Faz calor, o mormaço se instala. O ar fica mais “pesado”, os insetos se agitam. O céu escurece. Vai chover. Os vermes, felizes, prosseguem sua faina de comer e comer e comer.
Parece que nada detém os vermes. As pessoas que diziam combater a corrupção estão felizes. O governo popular que os incomodava está por ora afastado. Os deputados e o presidente golpista estão perto de cercear a Policia Federal: uma mala cheia de dinheiro não prova nada.
Os tais dos meninos liberais estão assumindo sua cara de ogro e provando que o liberalismo brasileiro não é tão liberal assim.
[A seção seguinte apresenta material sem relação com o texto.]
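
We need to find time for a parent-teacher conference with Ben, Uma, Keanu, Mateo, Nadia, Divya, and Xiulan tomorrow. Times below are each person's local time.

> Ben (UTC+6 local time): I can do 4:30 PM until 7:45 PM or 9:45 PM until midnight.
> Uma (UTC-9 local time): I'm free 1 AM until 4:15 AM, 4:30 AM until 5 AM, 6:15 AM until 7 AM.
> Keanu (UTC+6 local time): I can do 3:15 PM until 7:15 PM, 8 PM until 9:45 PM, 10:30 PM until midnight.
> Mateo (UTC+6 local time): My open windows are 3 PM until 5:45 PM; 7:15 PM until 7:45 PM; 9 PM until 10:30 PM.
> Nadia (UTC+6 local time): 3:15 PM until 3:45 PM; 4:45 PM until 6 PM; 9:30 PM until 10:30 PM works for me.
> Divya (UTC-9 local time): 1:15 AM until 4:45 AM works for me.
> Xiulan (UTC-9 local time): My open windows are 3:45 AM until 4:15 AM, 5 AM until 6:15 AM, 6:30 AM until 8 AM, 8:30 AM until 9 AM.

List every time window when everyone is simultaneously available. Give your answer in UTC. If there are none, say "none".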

Os liberais de 64 aplaudiram a deposição de João Goulart, assim como os liberais da República Velha eram coronéis mandões e os do império não se opuseram a principio contra a escravidão. A perseguição moralista e censuradora que os jovens liberais fazem aos artistas e à liberdade artística está de acordo com as ideias autoritárias dos que querem a volta do autoritarismo militar. Tudo certo.
Os vermes continuam. A “suruba” dos vermes não para.
A primavera se desmancha em calor e umidade. Nuvens negras passeiam livremente pelo céu. Céu roxo, cinza chumbo, como diria o poeta. O pais assiste mudo à catástrofe que se aproxima.
Vamos permitir?
Os vermes – e só os vermes – estão felizes.